The ruling by Judge Brad Seligman came in a lawsuit by Save Berkeley’s Neighborhoods, which has filed numerous legal challenges to campus growth plans since 2018, including the latest project to add academic space and about 30 additional beds for graduate students. The group asserted that UC Berkeley failed to consider reducing enrollment to avoid adverse environmental impacts and, since 2005, has added 11,000 students beyond the 2020 target laid out in the campus long-range development plan.

The group said most of Berkeley’s excess enrollment has consisted of nonresident students, who pay higher tuition, and that the burgeoning numbers are taxing the city’s resources, including housing, police and fire services, water and park space, and contributing to noise and trash.

Berkeley, in its environmental impact study, argued there was no need to consider reductions because enrollment growth in previous years had had “no significant environmental impacts.”

Seligman disagreed. He also ordered UC regents to void for now their approval of the campus project to create more academic space and housing for faculty, postdoctoral researchers and graduate students.
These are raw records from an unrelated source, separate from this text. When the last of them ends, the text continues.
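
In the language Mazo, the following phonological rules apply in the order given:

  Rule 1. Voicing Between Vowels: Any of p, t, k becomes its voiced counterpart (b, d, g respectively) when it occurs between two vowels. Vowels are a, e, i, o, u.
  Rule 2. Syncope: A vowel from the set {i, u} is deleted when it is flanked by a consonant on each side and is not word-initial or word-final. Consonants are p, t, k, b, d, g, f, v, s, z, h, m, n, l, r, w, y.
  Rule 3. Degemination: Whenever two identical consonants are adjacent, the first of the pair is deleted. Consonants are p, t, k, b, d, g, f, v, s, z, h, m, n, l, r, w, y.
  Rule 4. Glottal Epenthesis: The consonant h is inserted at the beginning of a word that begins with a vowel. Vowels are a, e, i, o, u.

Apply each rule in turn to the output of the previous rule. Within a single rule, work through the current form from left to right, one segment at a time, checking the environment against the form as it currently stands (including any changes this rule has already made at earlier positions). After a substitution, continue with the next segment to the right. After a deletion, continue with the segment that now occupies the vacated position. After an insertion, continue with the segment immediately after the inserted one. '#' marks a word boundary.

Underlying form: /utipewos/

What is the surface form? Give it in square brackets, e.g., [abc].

Rule 1 Voicing Between Vowels: [utipewos] → [udibewos]
Rule 2 Syncope: [udibewos] → [udbewos]
Rule 3 Degemination: no change — [udbewos]
Rule 4 Glottal Epenthesis: [udbewos] → [hudbewos]

[hudbewos]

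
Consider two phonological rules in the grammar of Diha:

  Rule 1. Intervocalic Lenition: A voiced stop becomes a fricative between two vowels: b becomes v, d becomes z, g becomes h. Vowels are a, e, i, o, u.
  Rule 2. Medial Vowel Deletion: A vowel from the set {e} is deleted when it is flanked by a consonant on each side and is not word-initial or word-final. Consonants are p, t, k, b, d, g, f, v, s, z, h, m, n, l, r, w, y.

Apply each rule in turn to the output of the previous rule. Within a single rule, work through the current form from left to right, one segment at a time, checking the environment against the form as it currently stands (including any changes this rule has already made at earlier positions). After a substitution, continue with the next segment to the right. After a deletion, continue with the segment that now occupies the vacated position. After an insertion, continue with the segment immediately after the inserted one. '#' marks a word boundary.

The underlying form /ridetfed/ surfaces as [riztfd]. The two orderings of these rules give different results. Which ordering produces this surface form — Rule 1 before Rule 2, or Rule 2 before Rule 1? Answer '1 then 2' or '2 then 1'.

1 then 2

Order 1 then 2:
  1 Intervocalic Lenition: [ridetfed] → [rizetfed]
  2 Medial Vowel Deletion: [rizetfed] → [riztfd]
  result: [riztfd]
Order 2 then 1:
  2 Medial Vowel Deletion: [ridetfed] → [ridtfd]
  1 Intervocalic Lenition: no change — [ridtfd]
  result: [ridtfd]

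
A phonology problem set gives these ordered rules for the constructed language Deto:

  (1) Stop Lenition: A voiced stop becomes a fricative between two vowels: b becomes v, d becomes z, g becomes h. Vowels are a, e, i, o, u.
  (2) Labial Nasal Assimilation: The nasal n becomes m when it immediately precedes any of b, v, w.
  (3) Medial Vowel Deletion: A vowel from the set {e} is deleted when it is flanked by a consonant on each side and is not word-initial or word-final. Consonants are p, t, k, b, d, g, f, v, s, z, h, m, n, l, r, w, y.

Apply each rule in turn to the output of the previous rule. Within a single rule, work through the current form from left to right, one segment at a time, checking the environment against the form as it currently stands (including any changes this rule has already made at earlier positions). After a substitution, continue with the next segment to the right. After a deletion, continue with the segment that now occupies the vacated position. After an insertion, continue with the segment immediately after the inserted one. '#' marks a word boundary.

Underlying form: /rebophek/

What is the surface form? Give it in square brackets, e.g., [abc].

(1) Stop Lenition: [rebophek] → [revophek]
(2) Labial Nasal Assimilation: no change — [revophek]
(3) Medial Vowel Deletion: [revophek] → [rvophk]

[rvophk]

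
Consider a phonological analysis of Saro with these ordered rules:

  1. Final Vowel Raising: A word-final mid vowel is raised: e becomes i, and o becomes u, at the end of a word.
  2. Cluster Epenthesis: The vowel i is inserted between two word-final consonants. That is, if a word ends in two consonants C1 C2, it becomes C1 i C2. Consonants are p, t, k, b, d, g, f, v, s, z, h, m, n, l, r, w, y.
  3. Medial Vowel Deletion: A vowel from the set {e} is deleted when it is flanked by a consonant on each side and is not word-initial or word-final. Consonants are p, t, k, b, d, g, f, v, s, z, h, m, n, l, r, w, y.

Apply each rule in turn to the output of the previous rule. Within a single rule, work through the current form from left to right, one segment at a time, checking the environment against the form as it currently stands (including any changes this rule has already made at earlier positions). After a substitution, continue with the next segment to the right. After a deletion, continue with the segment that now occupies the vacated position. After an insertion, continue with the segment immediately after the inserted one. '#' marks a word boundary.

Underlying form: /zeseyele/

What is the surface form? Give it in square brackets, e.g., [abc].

1 Final Vowel Raising: [zeseyele] → [zeseyeli]
2 Cluster Epenthesis: no change — [zeseyeli]
3 Medial Vowel Deletion: [zeseyeli] → [zsyli]

[zsyli]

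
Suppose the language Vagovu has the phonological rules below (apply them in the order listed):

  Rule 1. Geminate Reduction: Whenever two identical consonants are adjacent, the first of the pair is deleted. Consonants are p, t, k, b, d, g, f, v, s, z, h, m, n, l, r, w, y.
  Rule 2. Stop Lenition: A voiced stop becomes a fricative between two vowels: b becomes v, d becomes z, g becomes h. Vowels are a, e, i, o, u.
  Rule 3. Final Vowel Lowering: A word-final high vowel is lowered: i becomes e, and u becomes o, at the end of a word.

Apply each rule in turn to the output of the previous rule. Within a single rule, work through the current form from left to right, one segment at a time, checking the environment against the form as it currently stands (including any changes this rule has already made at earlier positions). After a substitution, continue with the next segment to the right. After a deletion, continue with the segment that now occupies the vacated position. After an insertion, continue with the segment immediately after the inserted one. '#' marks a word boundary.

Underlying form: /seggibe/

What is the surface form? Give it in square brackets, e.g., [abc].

Rule 1 Geminate Reduction: [seggibe] → [segibe]
Rule 2 Stop Lenition: [segibe] → [sehive]
Rule 3 Final Vowel Lowering: no change — [sehive]

[sehive]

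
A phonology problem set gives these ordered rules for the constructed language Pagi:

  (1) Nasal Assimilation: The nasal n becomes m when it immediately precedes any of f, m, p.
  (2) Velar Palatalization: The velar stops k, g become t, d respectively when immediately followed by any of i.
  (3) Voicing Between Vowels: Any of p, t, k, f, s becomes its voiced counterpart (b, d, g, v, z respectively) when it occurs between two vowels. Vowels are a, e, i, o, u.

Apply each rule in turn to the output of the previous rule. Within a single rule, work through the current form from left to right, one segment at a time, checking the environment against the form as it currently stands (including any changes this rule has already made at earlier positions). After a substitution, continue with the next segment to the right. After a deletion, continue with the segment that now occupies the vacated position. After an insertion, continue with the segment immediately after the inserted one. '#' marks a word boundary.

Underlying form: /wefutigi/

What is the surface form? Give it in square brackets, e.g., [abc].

(1) Nasal Assimilation: no change — [wefutigi]
(2) Velar Palatalization: [wefutigi] → [wefutidi]
(3) Voicing Between Vowels: [wefutidi] → [wevudidi]

[wevudidi]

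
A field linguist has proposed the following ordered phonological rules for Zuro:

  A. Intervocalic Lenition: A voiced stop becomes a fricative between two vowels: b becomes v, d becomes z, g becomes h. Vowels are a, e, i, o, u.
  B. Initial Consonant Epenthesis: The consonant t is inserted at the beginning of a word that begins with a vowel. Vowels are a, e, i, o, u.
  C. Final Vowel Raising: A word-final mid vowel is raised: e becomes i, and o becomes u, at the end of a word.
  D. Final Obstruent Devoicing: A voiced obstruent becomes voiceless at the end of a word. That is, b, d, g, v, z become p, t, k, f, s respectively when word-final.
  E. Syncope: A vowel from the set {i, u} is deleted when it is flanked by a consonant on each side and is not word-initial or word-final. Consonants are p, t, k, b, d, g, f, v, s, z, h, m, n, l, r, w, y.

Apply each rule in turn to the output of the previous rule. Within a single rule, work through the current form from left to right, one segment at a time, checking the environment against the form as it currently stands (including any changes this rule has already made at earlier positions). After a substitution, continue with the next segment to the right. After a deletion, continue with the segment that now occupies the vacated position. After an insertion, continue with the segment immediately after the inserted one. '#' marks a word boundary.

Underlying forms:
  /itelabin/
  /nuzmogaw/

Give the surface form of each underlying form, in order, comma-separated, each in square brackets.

/itelabin/:
  A Intervocalic Lenition: [itelabin] → [itelavin]
  B Initial Consonant Epenthesis: [itelavin] → [titelavin]
  C Final Vowel Raising: no change — [titelavin]
  D Final Obstruent Devoicing: no change — [titelavin]
  E Syncope: [titelavin] → [ttelavn]
/nuzmogaw/:
  A Intervocalic Lenition: [nuzmogaw] → [nuzmohaw]
  B Initial Consonant Epenthesis: no change — [nuzmohaw]
  C Final Vowel Raising: no change — [nuzmohaw]
  D Final Obstruent Devoicing: no change — [nuzmohaw]
  E Syncope: [nuzmohaw] → [nzmohaw]

[ttelavn], [nzmohaw]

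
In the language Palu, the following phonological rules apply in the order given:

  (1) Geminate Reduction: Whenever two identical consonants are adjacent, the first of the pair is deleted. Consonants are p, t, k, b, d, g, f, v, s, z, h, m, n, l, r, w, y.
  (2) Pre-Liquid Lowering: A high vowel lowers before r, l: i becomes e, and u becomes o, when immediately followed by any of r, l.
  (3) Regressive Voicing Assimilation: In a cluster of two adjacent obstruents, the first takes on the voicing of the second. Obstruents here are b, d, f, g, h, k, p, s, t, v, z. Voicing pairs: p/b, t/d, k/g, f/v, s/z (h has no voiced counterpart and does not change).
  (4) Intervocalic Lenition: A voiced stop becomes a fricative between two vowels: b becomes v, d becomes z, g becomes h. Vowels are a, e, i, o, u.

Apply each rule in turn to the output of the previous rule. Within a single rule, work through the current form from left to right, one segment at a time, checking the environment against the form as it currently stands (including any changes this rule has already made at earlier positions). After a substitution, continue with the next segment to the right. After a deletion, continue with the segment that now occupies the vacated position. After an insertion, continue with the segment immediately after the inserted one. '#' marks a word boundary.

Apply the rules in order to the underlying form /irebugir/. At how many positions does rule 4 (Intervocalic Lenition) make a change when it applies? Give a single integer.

2

(1) Geminate Reduction: no change — [irebugir]
(2) Pre-Liquid Lowering: [irebugir] → [erebuger]
(3) Regressive Voicing Assimilation: no change — [erebuger]
(4) Intervocalic Lenition: [erebuger] → [erevuher]
Rule 4 changed 2 position(s).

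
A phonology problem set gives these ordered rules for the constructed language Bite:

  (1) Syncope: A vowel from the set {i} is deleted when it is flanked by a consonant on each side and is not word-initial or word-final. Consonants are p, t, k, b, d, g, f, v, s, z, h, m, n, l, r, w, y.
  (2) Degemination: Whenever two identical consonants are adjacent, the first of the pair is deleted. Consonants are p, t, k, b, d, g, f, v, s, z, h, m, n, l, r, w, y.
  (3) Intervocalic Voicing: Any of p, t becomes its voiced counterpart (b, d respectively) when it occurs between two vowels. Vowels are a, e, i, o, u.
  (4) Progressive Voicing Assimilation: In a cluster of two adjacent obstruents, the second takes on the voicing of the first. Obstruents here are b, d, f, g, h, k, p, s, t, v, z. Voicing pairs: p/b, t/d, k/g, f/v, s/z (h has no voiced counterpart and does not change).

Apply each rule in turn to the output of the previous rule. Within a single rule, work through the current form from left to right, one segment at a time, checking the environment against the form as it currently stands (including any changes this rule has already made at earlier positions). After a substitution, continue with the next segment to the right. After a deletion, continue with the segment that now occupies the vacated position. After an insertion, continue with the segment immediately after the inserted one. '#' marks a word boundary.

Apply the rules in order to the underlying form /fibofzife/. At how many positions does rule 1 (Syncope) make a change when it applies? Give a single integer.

2

(1) Syncope: [fibofzife] → [fbofzfe]
(2) Degemination: no change — [fbofzfe]
(3) Intervocalic Voicing: no change — [fbofzfe]
(4) Progressive Voicing Assimilation: [fbofzfe] → [fpofsfe]
Rule 1 changed 2 position(s).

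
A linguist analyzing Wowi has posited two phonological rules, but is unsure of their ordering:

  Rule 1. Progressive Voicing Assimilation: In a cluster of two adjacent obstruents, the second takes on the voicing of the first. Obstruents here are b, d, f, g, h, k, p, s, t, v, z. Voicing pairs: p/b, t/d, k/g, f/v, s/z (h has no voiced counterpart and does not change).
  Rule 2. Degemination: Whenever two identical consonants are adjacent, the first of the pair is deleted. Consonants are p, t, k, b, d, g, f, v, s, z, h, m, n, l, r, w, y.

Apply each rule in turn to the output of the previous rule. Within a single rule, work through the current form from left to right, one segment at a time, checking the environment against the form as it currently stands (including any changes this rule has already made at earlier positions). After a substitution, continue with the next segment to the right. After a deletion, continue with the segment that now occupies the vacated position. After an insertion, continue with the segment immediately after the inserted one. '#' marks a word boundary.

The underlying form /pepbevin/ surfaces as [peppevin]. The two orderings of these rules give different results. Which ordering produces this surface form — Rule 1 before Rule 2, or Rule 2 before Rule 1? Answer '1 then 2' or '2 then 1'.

2 then 1

Order 1 then 2:
  1 Progressive Voicing Assimilation: [pepbevin] → [peppevin]
  2 Degemination: [peppevin] → [pepevin]
  result: [pepevin]
Order 2 then 1:
  2 Degemination: no change — [pepbevin]
  1 Progressive Voicing Assimilation: [pepbevin] → [peppevin]
  result: [peppevin]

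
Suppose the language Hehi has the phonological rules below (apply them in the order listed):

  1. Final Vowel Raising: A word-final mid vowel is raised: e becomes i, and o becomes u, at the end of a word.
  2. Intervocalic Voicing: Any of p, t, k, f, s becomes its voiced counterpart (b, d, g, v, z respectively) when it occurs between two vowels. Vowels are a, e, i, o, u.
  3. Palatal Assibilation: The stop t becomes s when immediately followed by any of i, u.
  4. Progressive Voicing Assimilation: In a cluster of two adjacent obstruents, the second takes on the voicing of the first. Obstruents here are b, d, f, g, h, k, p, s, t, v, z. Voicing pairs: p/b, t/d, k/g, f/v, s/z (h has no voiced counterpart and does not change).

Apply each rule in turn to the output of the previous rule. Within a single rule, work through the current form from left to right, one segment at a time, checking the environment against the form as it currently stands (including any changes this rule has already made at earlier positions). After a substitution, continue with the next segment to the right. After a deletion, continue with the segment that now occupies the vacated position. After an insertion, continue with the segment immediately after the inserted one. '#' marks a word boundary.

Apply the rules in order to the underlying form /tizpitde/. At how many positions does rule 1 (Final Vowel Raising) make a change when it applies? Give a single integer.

1 Final Vowel Raising: [tizpitde] → [tizpitdi]
2 Intervocalic Voicing: no change — [tizpitdi]
3 Palatal Assibilation: [tizpitdi] → [sizpitdi]
4 Progressive Voicing Assimilation: [sizpitdi] → [sizbitti]
Rule 1 changed 1 position(s).

1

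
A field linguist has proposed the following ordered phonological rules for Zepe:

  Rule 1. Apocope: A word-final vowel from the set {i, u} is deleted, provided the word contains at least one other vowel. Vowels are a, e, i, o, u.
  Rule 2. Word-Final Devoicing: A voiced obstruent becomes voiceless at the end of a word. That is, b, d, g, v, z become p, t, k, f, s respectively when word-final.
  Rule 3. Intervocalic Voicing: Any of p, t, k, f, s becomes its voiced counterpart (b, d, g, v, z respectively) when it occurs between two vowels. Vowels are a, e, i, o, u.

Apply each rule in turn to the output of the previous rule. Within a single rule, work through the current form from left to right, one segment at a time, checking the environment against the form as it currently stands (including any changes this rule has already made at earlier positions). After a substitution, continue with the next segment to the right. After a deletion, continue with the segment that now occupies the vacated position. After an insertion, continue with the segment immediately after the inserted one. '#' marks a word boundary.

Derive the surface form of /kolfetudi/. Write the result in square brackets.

Rule 1 Apocope: [kolfetudi] → [kolfetud]
Rule 2 Word-Final Devoicing: [kolfetud] → [kolfetut]
Rule 3 Intervocalic Voicing: [kolfetut] → [kolfedut]

[kolfedut]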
In its appeal, UC asked the state high court to stay the order to freeze enrollment by 5 p.m. Friday because the campus is now assessing 150,000 first-year applicants and is scheduled to release most admission offers March 24. The enrollment cap will impose “immediate, significant, and burdensome changes to the UC Berkeley admissions process that could only be achieved at this point by delaying sending acceptance letters,” UC said.

The university added that low-income, under-represented students would be disproportionately affected by a delay because they would have less time to obtain adequate financial assistance counseling in time for the May 1 commitment deadline.